Tag: cdf (prev.) art. 53

  • Avvocato – Norme deontologiche – Rapporti con i magistrati – Uso di espressioni sconvenienti ed offensive – Illecito deontologico.

    Pone in essere un comportamento disciplinarmente rilevante il professionista che usi in scritti difensivi espressioni offensive nei confronti dei magistrati. (Nella specie è stata ritenuta congrua la sanzione della censura nei confronti del professionista che aveva dato del bugiardo al giudice). (Accoglie il ricorso avverso decisione C.d.O. di Vigevano, 31 ottobre 1995-11 novembre 1995).

    Consiglio Nazionale Forense (pres. BUCCICO, rel. BONZO), sentenza del 31 dicembre 1999, n. 300

  • Avvocato – Norme deontologiche – Rapporti con i magistrati – Uso di espressioni sconvenienti ed offensive – Illecito deontologico.

    Pone in essere un comportamento disciplinarmente rilevante il professionista che usi in scritti difensivi espressioni offensive nei confronti dei magistrati. (Nella specie è stata ritenuta congrua la sanzione della censura nei confronti del professionista che aveva dato del bugiardo al giudice). (Rigetta il ricorso avverso decisione C.d.O. di Bassano del Grappa, 11 novembre 1998).

    Consiglio Nazionale Forense (pres. f.f. DANOVI, rel. GAZZARA), sentenza del 28 dicembre 1999, n. 272

  • Rapporti con i magistrati – Richiesta di provvedimento cautelare e omessa menzione di un precedente negativo di altra autorità – Dovere di verità – Dovere di lealtà – Insussistenza dell’infrazione.

    Il codice di procedura civile, all’art. 88, impone alle parti e ai difensori di agire «secondo lealtà e probità». In detta norma non è ricompreso l’obbligo ulteriore di dire la verità nel processo: pertanto, il difensore non è tenuto ad evidenziare l’esistenza di giurisprudenza o dottrina che contrasti con le tesi sostenute dallo stesso avvocato del ricorrente. (Nella fattispecie è stato ritenuto esente da censura il comportamento dell’avvocato che chiedendo al giudice un provvedimento urgente, inaudita altera parte, abbia taciuto sull’esistenza di una precedente ordinanza che respingeva analogo ricorso). (Rigetta ricorso contro decisione Consiglio Ordine Prato, 16 luglio 1992).

    Consiglio Nazionale Forense (pres. Ricciardi, rel. Cagnani), sentenza del 8 luglio 1994, n. 64

  • Avvocato – Norme deontologiche – Rapporti con i magistrati – Espressioni sconvenienti ed offensive – Elemento psicologico

    Qualora, sulla base delle circostanze emerse nella fase istruttoria e dibattimentale, risulti che l’incolpato non abbia inteso offendere l’onore e la professionalità del magistrato cui egli abbia rivolto espressioni ingiuriose e non pertinenti allo svolgimento dell’incarico difensivo, la rivisitazione dell’elemento psicologico, pur restando la condotta connotata da colpa per aver in ogni caso dato origine ad un comportamento non qualificabile di rispetto nei confronti della magistratura, così come codificato nell’art. 53 c.d., ed inosservante della dignità e del decoro professionale, consente di contenere il biasimo disciplinare nella misura dell’avvertimento in luogo della sanzione irrogata della censura. (Accoglie parzialmente il ricorso avverso decisione C.d.O. di Firenze, 5 novembre 2008).

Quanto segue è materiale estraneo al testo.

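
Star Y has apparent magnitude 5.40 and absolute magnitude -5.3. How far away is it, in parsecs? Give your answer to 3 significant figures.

m − M = 5 log₁₀(d/10 pc)
5.40 − (-5.3) = 10.70 = 5 log₁₀(d/10)
d = 10 × 10^(10.70/5) = 10 × 10^2.140 = 1380 pc.

1.38×10^3 pc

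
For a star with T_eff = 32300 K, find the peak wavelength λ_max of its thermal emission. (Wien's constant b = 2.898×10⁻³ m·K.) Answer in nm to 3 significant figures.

89.7 nm

λ_max = b/T = 2.898×10⁻³ / 32300 = 8.97×10^-8 m = 89.72 nm.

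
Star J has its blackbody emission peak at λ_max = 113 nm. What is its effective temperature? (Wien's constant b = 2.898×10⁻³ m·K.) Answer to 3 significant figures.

T = b/λ_max = 2.898×10⁻³ / (113×10⁻⁹) = 2.565×10^4 K.

2.56×10^4 K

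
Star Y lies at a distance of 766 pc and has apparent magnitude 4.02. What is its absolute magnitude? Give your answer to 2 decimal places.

-5.40

M = m − 5 log₁₀(d/10 pc) = 4.02 − 5 log₁₀(766/10)
  = 4.02 − 5 × 1.884 = 4.02 − 9.42 = -5.40.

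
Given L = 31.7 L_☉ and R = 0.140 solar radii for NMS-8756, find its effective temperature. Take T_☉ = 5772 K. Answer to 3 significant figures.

T/T_☉ = (L/L_☉)^(1/4) / (R/R_☉)^(1/2)
T = 5772 × (31.7)^(1/4) / √(0.140) = 5772 × 2.373 / 0.3742 = 3.660×10^4 K.

3.66×10^4 K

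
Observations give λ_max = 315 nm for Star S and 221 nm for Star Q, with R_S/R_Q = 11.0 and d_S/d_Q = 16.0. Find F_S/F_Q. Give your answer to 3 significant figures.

Wien's law: T_S/T_Q = λ_Q/λ_S = 221/315 = 0.7016.
L_S/L_Q = (R_S/R_Q)²(T_S/T_Q)⁴ = (11.0)²(0.7016)⁴ = 29.32.
F_S/F_Q = (L_S/L_Q)/(d_S/d_Q)² = 29.32/(16.0)² = 0.1145.

0.115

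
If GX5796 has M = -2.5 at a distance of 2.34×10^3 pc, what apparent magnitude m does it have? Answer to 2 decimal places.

9.35

m = M + 5 log₁₀(d/10 pc) = -2.5 + 5 log₁₀(2.34×10^3/10)
  = -2.5 + 5 × 2.369 = -2.5 + 11.85 = 9.35.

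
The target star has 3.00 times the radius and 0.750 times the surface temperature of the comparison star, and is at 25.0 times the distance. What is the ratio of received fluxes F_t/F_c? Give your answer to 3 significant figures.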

    Consiglio Nazionale Forense (pres. f.f. Tirale, rel. Borsacchi), decisione n. 45 del 20 aprile 2011

  • Art. 53 – Rapporti con i magistrati.

    I rapporti con i magistrati devono essere improntati alla dignità e al rispetto quali si convengono alle reciproche funzioni.
    I. Salvo casi particolari, l’avvocato non può discutere del giudizio civile in corso con il giudice incaricato del processo senza la presenza del legale avversario.
    II. L’avvocato chiamato a svolgere funzioni di magistrato onorario deve rispettare tutti gli obblighi inerenti a tali funzioni e le norme sulla incompatibilità.
    III. L’avvocato non deve approfittare di eventuali rapporti di amicizia, di familiarità o di confidenza con i magistrati per ottenere favori e preferenze. In ogni caso deve evitare di sottolineare la natura di tali rapporti nell’esercizio del suo ministero, nei confronti o alla presenza di terze persone.